> On Jun 29, 2020, at 15:24, Sandor Szatmari <admin.szatmari....@gmail.com> 
> wrote:
> 
> 
> 
>> On Jun 28, 2020, at 22:29, じょいすじょん via Cocoa-dev <cocoa-dev@lists.apple.com> 
>> wrote:
>> 
>> One way to do this is with the command line tool:
>> caffeinate
>> 
>> You could run a background task that starts it with something like 
>> caffeinate -dimsu
>> 
>> You can probably also find its source code on opensource.apple.com to 
>> understand what it does and how.
>> 
>> Like here is a version:
>> 
>> https://opensource.apple.com/source/PowerManagement/PowerManagement-637.20.2/caffeinate/caffeinate.c.auto.html
>> 
>> You certainly still want a user to approve things.
> 
> I would say that if the user has the checkbox selected in system preferences 
> that ties sleep/screensaver to security (prompt for password on 
> sleep/screensaver activation) they have already answered this question.  In 
> this situation any app that calls caffeinate in the background (or uses an 
> API) to circumvent this security settings without informing the user should 
> be considered dubious at best and perhaps even malware.  In effect this is 
> disabling that security choice.  If the user has not selected this setting in 
> system prefs then there is no issue preventing screensaver from activating.  

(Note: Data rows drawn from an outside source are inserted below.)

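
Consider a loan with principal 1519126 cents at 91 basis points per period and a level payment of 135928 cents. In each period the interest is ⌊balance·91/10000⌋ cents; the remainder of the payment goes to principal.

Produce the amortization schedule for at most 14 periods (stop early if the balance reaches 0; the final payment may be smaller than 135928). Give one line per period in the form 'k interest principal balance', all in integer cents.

1 13824 122104 1397022
2 12712 123216 1273806
3 11591 124337 1149469
4 10460 125468 1024001
5 9318 126610 897391
6 8166 127762 769629
7 7003 128925 640704
8 5830 130098 510606
9 4646 131282 379324
10 3451 132477 246847
11 2246 133682 113165
12 1029 113165 0

1. interest=⌊1519126·91/10000⌋=13824; principal=135928-13824=122104; balance=1519126-122104=1397022
2. interest=⌊1397022·91/10000⌋=12712; principal=135928-12712=123216; balance=1397022-123216=1273806
3. interest=⌊1273806·91/10000⌋=11591; principal=135928-11591=124337; balance=1273806-124337=1149469
4. interest=⌊1149469·91/10000⌋=10460; principal=135928-10460=125468; balance=1149469-125468=1024001
5. interest=⌊1024001·91/10000⌋=9318; principal=135928-9318=126610; balance=1024001-126610=897391
6. interest=⌊897391·91/10000⌋=8166; principal=135928-8166=127762; balance=897391-127762=769629
7. interest=⌊769629·91/10000⌋=7003; principal=135928-7003=128925; balance=769629-128925=640704
8. interest=⌊640704·91/10000⌋=5830; principal=135928-5830=130098; balance=640704-130098=510606
9. interest=⌊510606·91/10000⌋=4646; principal=135928-4646=131282; balance=510606-131282=379324
10. interest=⌊379324·91/10000⌋=3451; principal=135928-3451=132477; balance=379324-132477=246847
11. interest=⌊246847·91/10000⌋=2246; principal=135928-2246=133682; balance=246847-133682=113165
12. interest=⌊113165·91/10000⌋=1029; principal=min(135928-1029,113165)=113165; balance=113165-113165=0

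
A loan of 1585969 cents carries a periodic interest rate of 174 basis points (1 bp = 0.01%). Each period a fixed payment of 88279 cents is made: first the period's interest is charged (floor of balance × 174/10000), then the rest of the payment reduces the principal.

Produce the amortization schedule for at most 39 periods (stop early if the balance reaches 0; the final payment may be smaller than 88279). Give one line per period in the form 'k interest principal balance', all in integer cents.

1. interest=⌊1585969·174/10000⌋=27595; principal=88279-27595=60684; balance=1585969-60684=1525285
2. interest=⌊1525285·174/10000⌋=26539; principal=88279-26539=61740; balance=1525285-61740=1463545
3. interest=⌊1463545·174/10000⌋=25465; principal=88279-25465=62814; balance=1463545-62814=1400731
4. interest=⌊1400731·174/10000⌋=24372; principal=88279-24372=63907; balance=1400731-63907=1336824
5. interest=⌊1336824·174/10000⌋=23260; principal=88279-23260=65019; balance=1336824-65019=1271805
6. interest=⌊1271805·174/10000⌋=22129; principal=88279-22129=66150; balance=1271805-66150=1205655
7. interest=⌊1205655·174/10000⌋=20978; principal=88279-20978=67301; balance=1205655-67301=1138354
8. interest=⌊1138354·174/10000⌋=19807; principal=88279-19807=68472; balance=1138354-68472=1069882
9. interest=⌊1069882·174/10000⌋=18615; principal=88279-18615=69664; balance=1069882-69664=1000218
10. interest=⌊1000218·174/10000⌋=17403; principal=88279-17403=70876; balance=1000218-70876=929342
11. interest=⌊929342·174/10000⌋=16170; principal=88279-16170=72109; balance=929342-72109=857233
12. interest=⌊857233·174/10000⌋=14915; principal=88279-14915=73364; balance=857233-73364=783869
13. interest=⌊783869·174/10000⌋=13639; principal=88279-13639=74640; balance=783869-74640=709229
14. interest=⌊709229·174/10000⌋=12340; principal=88279-12340=75939; balance=709229-75939=633290
15. interest=⌊633290·174/10000⌋=11019; principal=88279-11019=77260; balance=633290-77260=556030
16. interest=⌊556030·174/10000⌋=9674; principal=88279-9674=78605; balance=556030-78605=477425
17. interest=⌊477425·174/10000⌋=8307; principal=88279-8307=79972; balance=477425-79972=397453
18. interest=⌊397453·174/10000⌋=6915; principal=88279-6915=81364; balance=397453-81364=316089
19. interest=⌊316089·174/10000⌋=5499; principal=88279-5499=82780; balance=316089-82780=233309
20. interest=⌊233309·174/10000⌋=4059; principal=88279-4059=84220; balance=233309-84220=149089
21. interest=⌊149089·174/10000⌋=2594; principal=88279-2594=85685; balance=149089-85685=63404
22. interest=⌊63404·174/10000⌋=1103; principal=min(88279-1103,63404)=63404; balance=63404-63404=0

1 27595 60684 1525285
2 26539 61740 1463545
3 25465 62814 1400731
4 24372 63907 1336824
5 23260 65019 1271805
6 22129 66150 1205655
7 20978 67301 1138354
8 19807 68472 1069882
9 18615 69664 1000218
10 17403 70876 929342
11 16170 72109 857233
12 14915 73364 783869
13 13639 74640 709229
14 12340 75939 633290
15 11019 77260 556030
16 9674 78605 477425
17 8307 79972 397453
18 6915 81364 316089
19 5499 82780 233309
20 4059 84220 149089
21 2594 85685 63404
22 1103 63404 0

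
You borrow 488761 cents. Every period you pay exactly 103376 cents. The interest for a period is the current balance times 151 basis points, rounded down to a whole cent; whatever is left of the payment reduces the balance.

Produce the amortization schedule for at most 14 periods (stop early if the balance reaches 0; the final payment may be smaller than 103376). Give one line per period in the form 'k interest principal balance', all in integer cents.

1. interest=⌊488761·151/10000⌋=7380; principal=103376-7380=95996; balance=488761-95996=392765
2. interest=⌊392765·151/10000⌋=5930; principal=103376-5930=97446; balance=392765-97446=295319
3. interest=⌊295319·151/10000⌋=4459; principal=103376-4459=98917; balance=295319-98917=196402
4. interest=⌊196402·151/10000⌋=2965; principal=103376-2965=100411; balance=196402-100411=95991
5. interest=⌊95991·151/10000⌋=1449; principal=min(103376-1449,95991)=95991; balance=95991-95991=0

1 7380 95996 392765
2 5930 97446 295319
3 4459 98917 196402
4 2965 100411 95991
5 1449 95991 0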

> I’d recommend this criteria for the basis of whether to interfere with normal 
> system operations.
> 
> Sandor

Nobody said circumvent anything.
I believe a user would have to authorize an NSTask or similar usage anyway, 
unless they have disabled SIP.
I just provided reference to a tool that is already built and bundled that does 
this (less code) and the source to that tool (inspiration for other code).
I will not make any claims as to how that works with sandboxing. I 
whole-heartedly expect and want any such functionality to be made clear to 
users.
That said, it is easy to understand loads of legitimate use-cases for this.